Mughal miniatures testify that Emperor Akbar had apparently 1,000 trained cheetahs and according other estimates kept many more than that during his 45 year reign.

Tipu Sultan, who called himself the Tiger of Mysore, had 16 hunting cheetahs that each had a retinue of their own. Hunts were very ceremonial in Tipu's Srirangapatnam and upto eight cloaked cheetahs rode out with their train in a hunting party. Only when the group was within a few hundred yards of a deer were the cheetahs uncloaked and allowed to hunt the deer down. The head huntsmen then took charge of the prey and killed it.

The spotted cat returns?

Image: A miniature of Akbar hunting with cheetahs
Photographs: From the Akbarnama. Courtesy WIkicommons

Trapping of female cheetahs -- apart from the massacre of cheetahs in the wild by hunters -- led to the extinction of the Indian cheetah.

Cheetahs do not breed well in captivity (modern zoos have the same issues) and the tamed cheetahs did not produce litters.

Additionally the Asian cheetah was a fragile animal susceptible to disease and was winnowed out in northern parts of the subcontinent (in Pakistan, Baluchistan and parts of Iran) by the drastic reduction of their habitat and poaching. 

The spotted cat returns?

Image: Cheetah Cubs and dog, a photograph taken by Major G S Rodon in Dharwar, Karnataka, in 1897
Photographs: Courtesy Journal of the Bombay Natural History, Vol XI

"The cheetah is the only animal to have been declared extinct in India in the last 1,000 years. We have to get them from abroad to repopulate the species here," Ramesh recently said.

The minister has authorised a study to investigate the feasibility of bringing this magnificent mammal back to India following a proposal and presentation of a plan by the World Wildllife Fund.

The genetic differences between the African and Asian cheetah are apparently minor and it is hoped that a cheetah from Africa could adjust to India's environment.

The spotted cat returns?

Image: Hunting the black buck with a cheetah, a sketch byJames Forbes in South Gujarat
Photographs: Courtesy Oriental Memoirs, Vol.
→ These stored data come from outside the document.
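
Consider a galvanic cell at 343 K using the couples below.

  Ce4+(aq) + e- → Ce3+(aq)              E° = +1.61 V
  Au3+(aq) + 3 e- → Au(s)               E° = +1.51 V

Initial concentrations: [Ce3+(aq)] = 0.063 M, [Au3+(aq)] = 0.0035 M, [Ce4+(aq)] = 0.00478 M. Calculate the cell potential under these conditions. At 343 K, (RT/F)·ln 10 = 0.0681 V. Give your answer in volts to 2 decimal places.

+0.08 V

Ce⁴⁺/Ce³⁺ is reduced (cathode, E° = +1.61 V) and Au³⁺/Au is oxidized (anode).
E°cell = E°cat − E°an = +1.61 − (+1.51) = +0.10 V; n = 3.
For the overall reaction 3 Ce4+(aq) + Au(s) → 3 Ce3+(aq) + Au3+(aq), Q = ([Ce3+(aq)]^3·[Au3+(aq)]) / [Ce4+(aq)]^3 = 8.01, giving log Q = 0.904.
Applying E = E° − (RT ln10/nF)·log Q gives +0.10 − (0.0681/3)(0.904) = +0.08 V.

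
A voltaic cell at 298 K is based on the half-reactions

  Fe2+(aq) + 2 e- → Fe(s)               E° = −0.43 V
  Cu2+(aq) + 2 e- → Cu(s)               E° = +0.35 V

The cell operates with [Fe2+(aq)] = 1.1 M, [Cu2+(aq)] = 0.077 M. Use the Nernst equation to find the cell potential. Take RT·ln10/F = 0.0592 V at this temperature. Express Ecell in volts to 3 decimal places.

+0.746 V

Cu²⁺/Cu is reduced (cathode, E° = +0.35 V) and Fe²⁺/Fe is oxidized (anode).
The standard potential is +0.35 − (−0.43) = +0.78 V and the balanced reaction transfers n = 2 electrons.
The balanced reaction is Cu2+(aq) + Fe(s) → Cu(s) + Fe2+(aq), so Q = [Fe2+(aq)] / [Cu2+(aq)] = 14.3 and log Q = 1.155.
By the Nernst equation, E = +0.78 − (0.0592/2)·(1.155) = +0.746 V.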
I, 1812

Should Ramesh's plan see the light of day and cheetah once again find a home in the subcontinent, India will once again be home to four of the world's most magnificent cats -- the tiger, the lion, the leopard and the cheetah.

And the clock will be turned back from that sad day in 1947 when the Maharaja of Surguja apparently shot India's last three cheetahs in Chattisgarh.